Hepatocellular carcinoma (HCC) accounts for 80 to 90% of primary liver cancer. It is the fifth most common malignancy and is the third most common cause of cancer-related death. This application will test the novel approach of antivascular ultrasound for treating HCC. Our preliminary studies show that low- level ultrasound with intensities comparable to those used in treating physiotherapy patients, when used with microbubbles, disrupts tumor neovasculature and improves the survival of animals with implanted tumors. The goals of the research are to demonstrate the efficacy of antivascular ultrasound for treating HCC, and to identify the conditions of treatment that have high efficacy as measured both by imaging and survival of the animals with implanted liver tumors. The proposal has three Specific Aims.
Specific Aim 1 will investigate the relationship between blood flow and temperature change.
Specific Aim 2 will determine the ultrasound exposure conditions that produce tumor antivascular activity at the lowest possible exposure to ultrasound.

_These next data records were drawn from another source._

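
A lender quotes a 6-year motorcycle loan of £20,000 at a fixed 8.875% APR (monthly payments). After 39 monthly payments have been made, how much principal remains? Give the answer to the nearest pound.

With monthly rate i = 8.875%/12 = 0.0073958, the balance after k of n payments is P · [(1+i)^n − (1+i)^k] / [(1+i)^n − 1].
(1+0.0073958)^72 = 1.69985085 and (1+0.0073958)^39 = 1.33292545, so the balance is 20,000 × (1.69985085 − 1.33292545) / (1.69985085 − 1) = £10,485.82.

£10,486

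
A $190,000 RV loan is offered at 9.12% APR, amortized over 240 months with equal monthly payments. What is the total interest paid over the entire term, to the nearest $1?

$223,801

At 9.12% the monthly rate is 0.0076000, so the payment is 190,000 × 0.0076000 / (1 − 1.0076000^−240) = $1,724.17.
Total paid = 240 × $1,724.17 = $413,800.80; interest = $413,800.80 − $190,000 = $223,800.80.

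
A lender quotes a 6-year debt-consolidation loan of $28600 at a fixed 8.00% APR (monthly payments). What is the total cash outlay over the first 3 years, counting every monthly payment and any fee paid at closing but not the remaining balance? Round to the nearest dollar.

Monthly rate = 8%/12 = 0.0066667; payment = 28,600 × 0.0066667 / (1 − (1+0.0066667)^−72) = $501.45.
Total outlay = 36 × $501.45 = $18,052.20.

$18,052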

Specific Aim 3 will evaluate the short-term and the long term-term therapeutic efficacy of single and multiple ultrasound treatments. We anticipate that the knowledge gained from the proposed research will lead to a new form of antivascular or vascular disrupting treatment for HCC. Of particular interest would be the ability of antivascular ultrasound to treat non-resectable small and large cancers frequently observed clinical. Advantages include the simplicity and small cost of low-intensity ultrasound technology, the use of quantitative ultrasound imaging to assess and monitor therapeutic efficacy at the time of treatment, and fewer unwanted side effects from the low-intensity ultrasound therapy compared to cytotoxic therapies. We anticipate that the results of this study will facilitate the translation of a novel ultrasound technology to the treatment of patients with HCC.
Despite considerable technological advancements, the median survival of patients with hepatocellular carcinoma (HCC) continues to be dismal, and the age-adjusted incidence of HCC has consistently increased in the last two decades. This application proposes a new form of treatment that uses ultrasound in combination with microscopic bubbles to treat primary liver neoplasia. The attractive feature of the proposed method is that the same agent can be used for therapy and monitoring its response by simply changing the sonication condition. The proposed method could be a novel treatment for HCC. Since the survival of several thousand cells depends on every individual blood vessel, disruption of blood vessels, in principle, would destroy a large fraction of the cancer cell population. A successful outcome of this study will optimize the technique and establish its efficacy for HCC treatment. The preliminary results are promising and we anticipate the results of this study will pave the way for future clinical trials of this new cancer treatment.